Я ему доложила об этом.
— Ты очень верно, угадала, Маша. Во мне всегда сидит и будет сидеть — студент. Я никогда не сложусь в человека, сказавшего себе: вот предел, дальше которого я не пойду, наденем хомут и станем уверять себя и других, что без нас не двинется ни государственная, ни общественная машина. Мне уже тридцать лет, Маша; а я все еще считаю себя гимназистом первого класса. Другие стремятся к звонким целям, к личному положению, успокаиваются на какой-нибудь игрушке или указке, все равно. Я, мой друг, успокоюсь разве тогда, когда меня снесут на Смоленское.
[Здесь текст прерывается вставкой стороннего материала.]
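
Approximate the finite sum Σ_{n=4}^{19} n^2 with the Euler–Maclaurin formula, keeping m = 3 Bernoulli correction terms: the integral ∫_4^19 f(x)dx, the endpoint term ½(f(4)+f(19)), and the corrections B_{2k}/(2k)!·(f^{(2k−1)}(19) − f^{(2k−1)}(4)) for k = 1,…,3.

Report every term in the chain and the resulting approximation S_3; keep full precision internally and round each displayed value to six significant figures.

S_3 ≈ 2456.00

The integral term ∫_4^19 x^2 dx = 2265.00.
Endpoint term: (f(4) + f(19))/2 = (16.0000 + 361.000)/2 = 188.500.
Integral + boundary = 2453.50.
k=1: B_{2}/(2)! × [f^{(1)}(19) − f^{(1)}(4)] = 1/12 × (38.0000 − 8.00000) = 2.50000.
Running total after k=1: 2456.00.
k=2: B_{4}/(4)! × [f^{(3)}(19) − f^{(3)}(4)] = −1/720 × (0.00000 − 0.00000) = 0.00000.
Running total after k=2: 2456.00.
k=3: B_{6}/(6)! × [f^{(5)}(19) − f^{(5)}(4)] = 1/30240 × (0.00000 − 0.00000) = 0.00000.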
— Как же ты меня-то исправляешь, — перебила я его.
— Твоя тревога, Маша, другого сорта. Ты испытываешь самое себя, ищешь принципа; а я знаю, на чем стою и куда иду; только жизни-то моей вряд ли на это хватит!..
— Это что-то страшно, Степа, — рассмеялась я.
— Ничуть не страшно. Загадка моя самая простая. Я, Маша, как и большинство людей моего поколения, сначала успокоился на полуобразовании. Десять лет тому назад мы вышли из университета. Слышим крик: надо говорить, писать, будить и обличать. В задорные обличители я не пошел; но стал писать. Писал много: и повести, и драмы, и статьи, и фельетоны. Молодость, темперамент казались мне талантом. Я строчил по печатному листу в день и был глубоко убежден, что для русского сочинителя у меня даже больший запасу интеллигенции и знания, чем следует. Я ушел от некоторых дикостей тогдашнего сочинительства оттого только, что раньше разных петербургских господ проделывал нигилизм.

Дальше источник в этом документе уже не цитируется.